Bad audience suggestions

I’ve started with an easy one. With this costume you can basically wear your own clothes but hang a spatula, a whisk, a DVD of The Maltese Falcon and a dildo around your neck.

Stage fright

This one is a little more advanced. Construct a tiny theatre around yourself such that your chin is resting on the stage itself and your face is obscured by a red velvet curtain. If someone uses the miniature pulley system to open the curtain, say Boo! in a spooky way.

An organic open

For the slightly more conceptual improviser. Dress entirely in black and then just sort of waft around the room looking like you don’t quite know what you’re doing. Whenever anyone says something, hunch down beside them and start rhythmically chanting it - get louder and louder with every repetition and let your eyes dart from face to face in mounting panic. Start spinning and flailing your arms around. End by telling a story about how you were bullied at school.

Inexpert space work

So many possibilities here. How about a man with telephones for hands? Or a woman who carries out conversations whilst tipping a drink down her throat?

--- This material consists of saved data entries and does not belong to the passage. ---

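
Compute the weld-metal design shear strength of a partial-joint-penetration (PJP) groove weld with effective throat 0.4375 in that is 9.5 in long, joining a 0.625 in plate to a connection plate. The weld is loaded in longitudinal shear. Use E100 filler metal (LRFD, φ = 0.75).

φR_n ≈ 187 kip

E100XX → F_EXX = 100 ksi.
Effective throat (given) t_e = 0.4375 in.
A_we = 0.4375 × 9.5 = 4.156 in².
F_nw = 0.6 F_EXX = 60 ksi.
φR_n = 0.75 × 60 × 4.156 = 187 kip.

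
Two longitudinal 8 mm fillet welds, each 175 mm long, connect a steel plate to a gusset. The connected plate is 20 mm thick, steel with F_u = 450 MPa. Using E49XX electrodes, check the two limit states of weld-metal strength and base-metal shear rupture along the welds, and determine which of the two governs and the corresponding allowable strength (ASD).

R_n/Ω ≈ 291 kN (weld metal governs)

E49XX → F_EXX = 490 MPa.
t_e = 0.707 × 8 = 5.656 mm; L = 350 mm.
Weld metal: R_n/Ω = (1/2.0) × 0.6 × 490 × 5.656 × 350 × 10⁻³ = 291 kN.
Base metal (shear rupture): R_n/Ω = (1/2.0) × 0.6 × 450 × 20 × 350 × 10⁻³ = 945 kN.
Governing: weld metal.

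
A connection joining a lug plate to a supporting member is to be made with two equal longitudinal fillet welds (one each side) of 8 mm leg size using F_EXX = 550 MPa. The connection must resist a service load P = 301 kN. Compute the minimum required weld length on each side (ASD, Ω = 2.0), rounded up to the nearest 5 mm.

Throat t_e = 0.707 × 8 = 5.656 mm.
r_n/Ω = (0.6 × 550 × 5.656) / 2.0 = 933.2 N/mm = 0.9332 kN/mm.
L_req = P / (r_n/Ω) = 301 / 0.9332 = 322.5 mm total.
Per side: 322.5 / 2 = 161.3 mm.
Round up → use L = 165 mm on each side.

L = 165 mm on each side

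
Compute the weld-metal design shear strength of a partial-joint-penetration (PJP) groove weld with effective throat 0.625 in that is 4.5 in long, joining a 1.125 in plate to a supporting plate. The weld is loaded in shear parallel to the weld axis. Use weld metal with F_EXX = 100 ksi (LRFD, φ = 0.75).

Effective throat (given) t_e = 0.625 in.
A_we = 0.625 × 4.5 = 2.812 in².
F_nw = 0.6 F_EXX = 60 ksi.
φR_n = 0.75 × 60 × 2.812 = 126.6 kips.

φR_n ≈ 127 kips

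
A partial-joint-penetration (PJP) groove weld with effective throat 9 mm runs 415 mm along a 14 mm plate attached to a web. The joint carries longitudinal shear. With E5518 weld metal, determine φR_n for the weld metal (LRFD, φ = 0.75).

φR_n ≈ 924 kN

E55XX → F_EXX = 550 MPa.
Effective throat (given) t_e = 9 mm.
A_we = 9 × 415 = 3735 mm².
F_nw = 0.6 F_EXX = 330 MPa.
φR_n = 0.75 × 330 × 3735 × 10⁻³ = 924.4 kN.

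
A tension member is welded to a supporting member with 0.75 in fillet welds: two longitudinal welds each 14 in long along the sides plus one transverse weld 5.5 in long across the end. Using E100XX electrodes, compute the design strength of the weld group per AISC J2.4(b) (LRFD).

φR_n ≈ 799 kip

E100XX → F_EXX = 100 ksi.
t_e = 0.707 × 0.75 = 0.5302 in.
R_nwl = 0.6 × 100 × 0.5302 × 28 = 890.8 kip (longitudinal, 2 welds).
R_nwt = 0.6 × 100 × 0.5302 × 5.5 = 175 kip (transverse, base value).
(i) R_nwl + R_nwt = 1066 kip; (ii) 0.85 R_nwl + 1.5 R_nwt = 1020 kip.
R_n = max = 1066 kip [governs: (i)]; φR_n = 799.4 kip.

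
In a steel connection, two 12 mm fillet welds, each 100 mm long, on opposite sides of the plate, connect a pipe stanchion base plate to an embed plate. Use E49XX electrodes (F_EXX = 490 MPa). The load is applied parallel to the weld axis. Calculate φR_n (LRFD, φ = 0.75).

Effective throat t_e = 0.707 × 12 = 8.484 mm.
Total length L = 200 mm; A_we = 8.484 × 200 = 1697 mm².
F_nw = 0.6 F_EXX = 0.6 × 490 = 294 MPa.
φR_n = 0.75 × 294 × 1697 × 10⁻³ = 374.1 kN.

φR_n ≈ 374 kN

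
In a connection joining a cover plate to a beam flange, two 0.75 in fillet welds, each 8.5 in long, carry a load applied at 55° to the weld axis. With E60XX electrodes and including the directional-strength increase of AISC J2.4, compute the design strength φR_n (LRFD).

φR_n ≈ 334 kip

E60XX → F_EXX = 60 ksi.
t_e = 0.707 × 0.75 = 0.5302 in; A_we = 0.5302 × 17 = 9.014 in².
Directional factor: 1.0 + 0.5 sin^1.5(55°) = 1.371.
F_nw = 0.6 × 60 × 1.371 = 49.35 ksi.
φR_n = 0.75 × 49.35 × 9.014 = 333.6 kip.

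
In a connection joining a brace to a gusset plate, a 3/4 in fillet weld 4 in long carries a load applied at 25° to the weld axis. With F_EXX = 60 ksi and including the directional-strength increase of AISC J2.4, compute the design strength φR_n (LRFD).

φR_n ≈ 65.1 kip

t_e = 0.707 × 0.75 = 0.5302 in; A_we = 0.5302 × 4 = 2.121 in².
Directional factor: 1.0 + 0.5 sin^1.5(25°) = 1.137.
F_nw = 0.6 × 60 × 1.137 = 40.95 ksi.
φR_n = 0.75 × 40.95 × 2.121 = 65.13 kip.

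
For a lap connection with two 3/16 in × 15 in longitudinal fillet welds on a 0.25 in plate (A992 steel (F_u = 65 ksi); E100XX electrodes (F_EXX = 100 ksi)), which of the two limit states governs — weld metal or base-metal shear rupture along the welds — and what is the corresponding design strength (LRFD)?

t_e = 0.707 × 0.1875 = 0.1326 in; L = 30 in.
Weld metal: φR_n = 0.75 × 0.6 × 100 × 0.1326 × 30 = 179 kip.
Base metal (shear rupture): φR_n = 0.75 × 0.6 × 65 × 0.25 × 30 = 219.4 kip.
Governing: weld metal.

φR_n ≈ 179 kip (weld metal governs)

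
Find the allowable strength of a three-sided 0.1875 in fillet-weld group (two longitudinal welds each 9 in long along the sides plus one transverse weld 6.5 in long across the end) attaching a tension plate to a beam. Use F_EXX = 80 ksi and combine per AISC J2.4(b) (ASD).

t_e = 0.707 × 0.1875 = 0.1326 in.
R_nwl = 0.6 × 80 × 0.1326 × 18 = 114.5 kip (longitudinal, 2 welds).
R_nwt = 0.6 × 80 × 0.1326 × 6.5 = 41.36 kip (transverse, base value).
(i) R_nwl + R_nwt = 155.9 kip; (ii) 0.85 R_nwl + 1.5 R_nwt = 159.4 kip.
R_n = max = 159.4 kip [governs: (ii)]; R_n/Ω = 79.7 kip.

R_n/Ω ≈ 79.7 kip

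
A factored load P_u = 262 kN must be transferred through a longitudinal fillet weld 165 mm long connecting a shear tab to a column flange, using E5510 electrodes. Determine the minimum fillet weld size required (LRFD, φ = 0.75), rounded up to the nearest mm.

E55XX → F_EXX = 550 MPa.
Total weld length L = 165 mm.
Required throat t_e = P_u / (φ × 0.6 F_EXX × L) = 262 / (0.75 × 0.6 × 550 × 165 × 10⁻³) = 6.416 mm.
Required leg w = t_e / 0.707 = 9.075 mm → use 10 mm.

w = 10 mm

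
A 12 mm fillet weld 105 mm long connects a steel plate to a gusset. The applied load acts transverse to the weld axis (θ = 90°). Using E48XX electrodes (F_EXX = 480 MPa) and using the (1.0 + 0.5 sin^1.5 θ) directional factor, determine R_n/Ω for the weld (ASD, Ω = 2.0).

R_n/Ω ≈ 192 kN

t_e = 0.707 × 12 = 8.484 mm; A_we = 8.484 × 105 = 890.8 mm².
Directional factor: 1.0 + 0.5 sin^1.5(90°) = 1.5.
F_nw = 0.6 × 480 × 1.5 = 432 MPa.
R_n/Ω = (432 × 890.8) / 2.0 × 10⁻³ = 192.4 kN.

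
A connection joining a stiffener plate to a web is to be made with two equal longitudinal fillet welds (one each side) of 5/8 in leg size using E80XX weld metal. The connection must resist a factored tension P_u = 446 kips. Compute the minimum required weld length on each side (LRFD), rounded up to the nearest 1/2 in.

L = 14.5 in on each side

E80XX → F_EXX = 80 ksi.
Throat t_e = 0.707 × 0.625 = 0.4419 in.
φr_n = 0.75 × 0.6 × 80 × 0.4419 = 15.91 kips/in.
L_req = P_u / φr_n = 446 / 15.91 = 28.04 in total.
Per side: 28.04 / 2 = 14.02 in.
Round up → use L = 14.5 in on each side.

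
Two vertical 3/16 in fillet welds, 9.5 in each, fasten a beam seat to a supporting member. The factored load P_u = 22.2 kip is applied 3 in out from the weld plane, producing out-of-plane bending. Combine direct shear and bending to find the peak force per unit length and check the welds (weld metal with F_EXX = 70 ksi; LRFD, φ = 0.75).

f_max ≈ 2.5 kip/in; adequate

L_w = 2 × 9.5 = 19 in; section modulus (unit throat) S = 2 × L²/6 = 30.08 in².
Direct shear f_v = P/L_w = 22.2/19 = 1.168 kip/in.
Moment M = P × e = 22.2 × 3 = 66.6 kip·in; bending f_b = M/S = 2.214 kip/in.
f_max = √(f_v² + f_b²) = √(1.168² + 2.214²) = 2.503 kip/in.
φr_n = 0.75 × 0.6 × 70 × (0.707 × 0.1875) = 4.176 kip/in → adequate.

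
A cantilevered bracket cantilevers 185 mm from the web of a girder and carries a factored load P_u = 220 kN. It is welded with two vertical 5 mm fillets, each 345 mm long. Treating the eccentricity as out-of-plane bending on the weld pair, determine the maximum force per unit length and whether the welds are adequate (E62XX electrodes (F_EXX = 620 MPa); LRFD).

f_max ≈ 1070 N/mm; NOT adequate

L_w = 2 × 345 = 690 mm; section modulus (unit throat) S = 2 × L²/6 = 39680 mm².
Direct shear f_v = P/L_w = 220×10³/690 = 318.8 N/mm.
Moment M = P × e = 220×10³ × 185 = 40700000 N·mm; bending f_b = M/S = 1026 N/mm.
f_max = √(f_v² + f_b²) = √(318.8² + 1026²) = 1074 N/mm.
φr_n = 0.75 × 0.6 × 620 × (0.707 × 5) = 986.3 N/mm → NOT adequate.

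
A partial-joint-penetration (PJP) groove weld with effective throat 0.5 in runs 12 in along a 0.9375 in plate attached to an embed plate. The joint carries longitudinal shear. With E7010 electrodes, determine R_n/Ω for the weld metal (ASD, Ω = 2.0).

R_n/Ω ≈ 126 kips

E70XX → F_EXX = 70 ksi.
Effective throat (given) t_e = 0.5 in.
A_we = 0.5 × 12 = 6 in².
F_nw = 0.6 F_EXX = 42 ksi.
R_n/Ω = (42 × 6) / 2.0 = 126 kips.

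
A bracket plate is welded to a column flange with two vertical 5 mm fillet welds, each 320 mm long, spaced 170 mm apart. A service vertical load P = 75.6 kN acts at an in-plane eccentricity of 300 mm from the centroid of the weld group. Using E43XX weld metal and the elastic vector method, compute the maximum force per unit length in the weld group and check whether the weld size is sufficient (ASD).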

This costume makes a particularly impressive entrance as you can burst through a door without actually opening it.

The Harold

Come, thrill to the grisly spectacle of Harold - who was cut into three separate pieces. And then those pieces were divided thrice again. Yay, gaze upon this exquisite corpse, this study in gory trifurcation. Note how it’s lower extremities have been twisted together to provide some kind of grotesque thematic resolution. Ignore the group games, they don’t fit into this metaphor.